Paddock continued: "(Yeltsin's) appeal, however, was about as well-received as the Rubin television -- the Soviet brand infamous for exploding when turned on." Paddock said: "Even the President's family members were slow to get behind the buy Russian slogan. Hours after Yeltsin's address, presidential son-in-law Valery Okulov, the acting chief of Aeroflot airlines, announced the company will buy 10 Boeing 737-400 jets for 400 million dollars to replace some of its aging Russian-made planes."
Paddock reported: "The buy Russian campaign was greeted by humor on many fronts, including in the newspaper Moskovsky Komsomolets, which published a front-page cartoon highlighting Yeltsin's appeal to Russians to buy domestic vodka. In the cartoon, two drunk Russians are holding up a third, who has passed out. A police officer has stopped them, and one of the drunks is explaining: 'We are trying to support not only a Russian producer, but a Russian consumer too.' "
SUEDDEUTSCHE ZEITUNG: Russia shifts maneuvers over NATO
Michael Frank commented yesterday on the Yeltsin administration's shifting maneuvers over proposed NATO eastward expansion. Frank's occasion was Russian Prime Minister Viktor Chernomyrdin's visit to the Czech Republic. Frank wrote: "In the Czech capital, (Chernomyrdin) repeated the old saw that it was for the Czechs themselves to decide where they stood on NATO. Russia was not threatening them, but Moscow might well realign its interests if Prague were to join."

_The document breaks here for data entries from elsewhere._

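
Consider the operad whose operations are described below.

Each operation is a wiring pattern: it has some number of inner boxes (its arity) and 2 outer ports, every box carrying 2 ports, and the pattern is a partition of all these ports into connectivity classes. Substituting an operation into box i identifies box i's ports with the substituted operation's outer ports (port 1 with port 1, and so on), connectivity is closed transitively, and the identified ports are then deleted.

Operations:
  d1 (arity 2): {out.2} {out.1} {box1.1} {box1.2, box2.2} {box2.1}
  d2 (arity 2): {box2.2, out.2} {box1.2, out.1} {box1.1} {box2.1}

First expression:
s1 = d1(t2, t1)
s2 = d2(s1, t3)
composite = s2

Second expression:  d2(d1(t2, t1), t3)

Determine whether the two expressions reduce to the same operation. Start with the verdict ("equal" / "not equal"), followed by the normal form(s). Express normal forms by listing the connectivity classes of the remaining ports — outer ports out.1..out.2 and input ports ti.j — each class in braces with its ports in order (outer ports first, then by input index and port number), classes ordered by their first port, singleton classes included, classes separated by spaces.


The first expression reduces to {out.1} {out.2, t3.2} {t1.1} {t1.2, t2.2} {t2.1} {t3.1}
The second expression reduces to {out.1} {out.2, t3.2} {t1.1} {t1.2, t2.2} {t2.1} {t3.1}
Same normal form: equal.

equal: each reduces to {out.1} {out.2, t3.2} {t1.1} {t1.2, t2.2} {t2.1} {t3.1}


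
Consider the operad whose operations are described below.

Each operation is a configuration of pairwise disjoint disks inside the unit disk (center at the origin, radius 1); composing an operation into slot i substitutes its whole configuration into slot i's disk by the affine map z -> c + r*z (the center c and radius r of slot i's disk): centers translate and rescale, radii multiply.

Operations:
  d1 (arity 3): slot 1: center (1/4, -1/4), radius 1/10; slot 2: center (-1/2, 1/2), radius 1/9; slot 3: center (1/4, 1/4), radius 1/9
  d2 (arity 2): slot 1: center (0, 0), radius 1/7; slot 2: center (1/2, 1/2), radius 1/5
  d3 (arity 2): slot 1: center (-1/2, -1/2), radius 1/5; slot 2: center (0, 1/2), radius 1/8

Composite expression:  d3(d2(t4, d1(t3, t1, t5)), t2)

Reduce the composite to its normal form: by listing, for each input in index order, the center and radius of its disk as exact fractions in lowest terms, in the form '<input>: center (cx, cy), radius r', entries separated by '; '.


Nesting under d3 composes maps z -> c + r*z down each t-path.
input t4: composing its 2 substitution steps yields center (-1/2, -1/2), radius 1/35
input t3: composing its 3 substitution steps yields center (-39/100, -41/100), radius 1/250
input t1: composing its 3 substitution steps yields center (-21/50, -19/50), radius 1/225
input t5: composing its 3 substitution steps yields center (-39/100, -39/100), radius 1/225
input t2: composing its 1 substitution step yields center (0, 1/2), radius 1/8

t1: center (-21/50, -19/50), radius 1/225; t2: center (0, 1/2), radius 1/8; t3: center (-39/100, -41/100), radius 1/250; t4: center (-1/2, -1/2), radius 1/35; t5: center (-39/100, -39/100), radius 1/225


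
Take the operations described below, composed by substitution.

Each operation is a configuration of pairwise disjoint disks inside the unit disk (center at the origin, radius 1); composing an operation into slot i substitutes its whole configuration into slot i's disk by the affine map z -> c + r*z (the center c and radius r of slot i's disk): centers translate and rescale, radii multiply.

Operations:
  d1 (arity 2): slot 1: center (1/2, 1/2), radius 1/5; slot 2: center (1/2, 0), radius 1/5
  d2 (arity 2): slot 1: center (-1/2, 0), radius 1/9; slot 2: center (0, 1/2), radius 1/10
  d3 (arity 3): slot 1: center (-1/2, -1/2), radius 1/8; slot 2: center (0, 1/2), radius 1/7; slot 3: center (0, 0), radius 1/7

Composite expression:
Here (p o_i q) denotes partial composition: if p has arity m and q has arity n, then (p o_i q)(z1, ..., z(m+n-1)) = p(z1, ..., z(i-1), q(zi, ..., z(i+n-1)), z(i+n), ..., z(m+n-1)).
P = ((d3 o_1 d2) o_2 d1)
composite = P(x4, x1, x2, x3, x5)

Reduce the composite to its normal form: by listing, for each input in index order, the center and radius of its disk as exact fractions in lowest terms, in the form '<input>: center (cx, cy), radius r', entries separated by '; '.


x1: center (-79/160, -69/160), radius 1/400; x2: center (-79/160, -7/16), radius 1/400; x3: center (0, 1/2), radius 1/7; x4: center (-9/16, -1/2), radius 1/72; x5: center (0, 0), radius 1/7


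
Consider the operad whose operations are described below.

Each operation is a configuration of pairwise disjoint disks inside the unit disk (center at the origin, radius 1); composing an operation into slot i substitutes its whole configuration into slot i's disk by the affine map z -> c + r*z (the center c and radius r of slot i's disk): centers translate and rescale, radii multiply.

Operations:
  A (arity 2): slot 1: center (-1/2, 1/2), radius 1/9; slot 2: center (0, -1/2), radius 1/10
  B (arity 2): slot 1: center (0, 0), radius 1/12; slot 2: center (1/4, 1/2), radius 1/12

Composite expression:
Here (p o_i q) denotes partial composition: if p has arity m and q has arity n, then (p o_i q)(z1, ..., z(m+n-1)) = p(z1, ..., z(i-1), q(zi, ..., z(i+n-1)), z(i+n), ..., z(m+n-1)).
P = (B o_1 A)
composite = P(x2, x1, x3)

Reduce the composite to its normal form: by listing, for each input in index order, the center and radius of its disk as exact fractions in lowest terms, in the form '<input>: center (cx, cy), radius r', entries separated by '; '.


Below B, radii multiply path by path; the x-disk centers shift.
x2: after 2 affine steps, its disk has center (-1/24, 1/24), radius 1/108
x1: after 2 affine steps, its disk has center (0, -1/24), radius 1/120
x3: after 1 affine step, its disk has center (1/4, 1/2), radius 1/12

x1: center (0, -1/24), radius 1/120; x2: center (-1/24, 1/24), radius 1/108; x3: center (1/4, 1/2), radius 1/12


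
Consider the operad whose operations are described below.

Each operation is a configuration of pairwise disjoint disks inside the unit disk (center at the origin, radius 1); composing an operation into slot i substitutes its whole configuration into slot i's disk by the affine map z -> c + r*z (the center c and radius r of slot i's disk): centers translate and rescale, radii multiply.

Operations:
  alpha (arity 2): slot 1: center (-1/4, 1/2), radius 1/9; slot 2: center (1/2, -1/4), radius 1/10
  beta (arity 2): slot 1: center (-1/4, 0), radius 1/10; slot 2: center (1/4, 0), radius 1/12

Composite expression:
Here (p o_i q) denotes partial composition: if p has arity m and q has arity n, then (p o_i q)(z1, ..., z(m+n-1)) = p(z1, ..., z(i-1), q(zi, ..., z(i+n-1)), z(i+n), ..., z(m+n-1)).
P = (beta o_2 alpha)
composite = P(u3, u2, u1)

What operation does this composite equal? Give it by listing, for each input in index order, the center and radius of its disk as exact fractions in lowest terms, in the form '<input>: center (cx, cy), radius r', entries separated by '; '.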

The German commentator said: "So the heirs of the Soviet Union, the former hegemonial power, uttered threats after all, and Russia is credited with a renewed desire to regain its empire of old. Chernomyrdin's comment that Russia failed to understand the Central Europeans' fixation with NATO, given that they faced no threat from the East, was seen as sheer cynicism."